‘The Banker’ yields a modest return on Apple’s first bite at movies
“The Banker” is a sturdy, old-fashioned film that’s been put under the microscope for two unrelated reasons: Not only does it represent Apple’s first bite at movies, but allegations involving the subject’s children prompted a delay in its release. Setting that aside, the story chronicles a fascinating moment in the civil rights movement, without yielding quite the returns that it should.
Based on real events (although its accuracy is among the aspects that have been challenged), the film centers on Bernard Garrett (Anthony Mackie), a self-taught real-estate whiz who set his sights on Los Angeles in the 1950s. He’s introduced exhibiting his savvy for business as a child in small-town Texas, where his father says of those entrepreneurial aspirations, “You were born the wrong color, son.”
A grown-up Garrett is still the wrong color for L.A. in that era but finds creative ways to skirt the roadblocks. First, he aligns himself with a well-established white developer (Colm Meaney) and subsequently a colorful club owner, Joe Morris (Samuel L. Jackson), a boisterous fellow who thinks his tightly-wound partner desperately needs to lighten up.
The film doesn’t really kick into gear, though, until Garrett and Morris hatch a scheme to secretly expand their footprint in acquiring white-owned properties by tapping a young white guy, Matt Steiner (Nicholas Hoult), to serve as the face of their operation.
The arrangement brings to mind the movie “The Front,” in which Woody Allen’s character pretended to pen scripts from blacklisted writers. Director George Nolfi and several credited writers have the most fun with a sequence in which the African-American businessmen school their protégé in the ways of hobnobbing with white power brokers, using golf as a point of entry.
So far, so pretty good, including the way that Garrett’s endeavors helped desegregate Los Angeles, as he took buildings bordering white neighborhoods and gradually opened them up to the growing African-American middle class.

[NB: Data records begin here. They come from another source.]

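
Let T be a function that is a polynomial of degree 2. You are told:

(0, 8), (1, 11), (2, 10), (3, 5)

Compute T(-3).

-25

Write T(k) = ak² + bk + c; the 4 given values yield a linear system in the 3 coefficients.
Solving, T(k) = -2k² + 5k + 8.
Then T(-3) = -25.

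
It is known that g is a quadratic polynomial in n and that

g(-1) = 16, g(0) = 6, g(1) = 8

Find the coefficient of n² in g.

Write g(n) = an² + bn + c; the 3 given values yield a linear system in the 3 coefficients.
Solving, g(n) = 6n² - 4n + 6.
The coefficient of n² is 6.

6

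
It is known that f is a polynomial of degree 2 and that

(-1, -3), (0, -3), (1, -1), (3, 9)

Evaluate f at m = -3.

Write f(m) = am² + bm + c; the 4 given values yield a linear system in the 3 coefficients.
Solving, f(m) = m² + m - 3.
Then f(-3) = 3.

3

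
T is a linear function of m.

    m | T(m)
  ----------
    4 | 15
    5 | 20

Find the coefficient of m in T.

5

Write T(m) = am + b; the 2 given values yield a linear system in the 2 coefficients.
Solving, T(m) = 5m - 5.
The coefficient of m is 5.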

The movie then pivots, however, to the plot point that is the basis for the film’s name, as Garrett seizes on a plan to buy a bank in his hometown, using the same front-man system. Morris warns him repeatedly that no good can come of it, but Garrett is hellbent on opening the loan market to deserving black folks and won’t be dissuaded by his wife (Nia Long) or partner.
“The Banker” becomes a bit predictable at that point, as the racism with which the pair must grapple becomes more overt, threatening everything they’ve built. And while the film builds well enough toward the conclusion, it ends rather abruptly, relying too much on closing script remarks to do the heavy lifting about what transpired.
As for the controversy, the most serious element involved sexual-abuse allegations against Garrett’s son, Bernard Garrett Jr., a producer on the film, by his half-sister, Cynthia Garrett. Garrett Jr. issued a detailed statement denying the accusations but agreed to have his credit removed, he said at the time, “so as not to tarnish my father’s legacy.”
Apple acquired the completed movie, then subsequently opted to delay its planned December release. That eliminated the prospect of awards-season contention, although watching the finished product, it’s hard to imagine the film having had much of an impact.
The performances by Mackie, Jackson and Hoult do give the movie a solid anchor, and the story provides a stark demonstration of the way the system discriminated against African-Americans, even if the dialogue gets muddled in all the financial gobbledygook.
Weighing both sides of the ledger, the bottom line is Apple has delivered a credible, modestly entertaining entry into the world of prestige film — but one that won’t lose much if written off against the balance sheet of consumers’ streaming-TV budgets.
“The Banker” premieres March 6 in select theaters and March 20 on Apple TV+.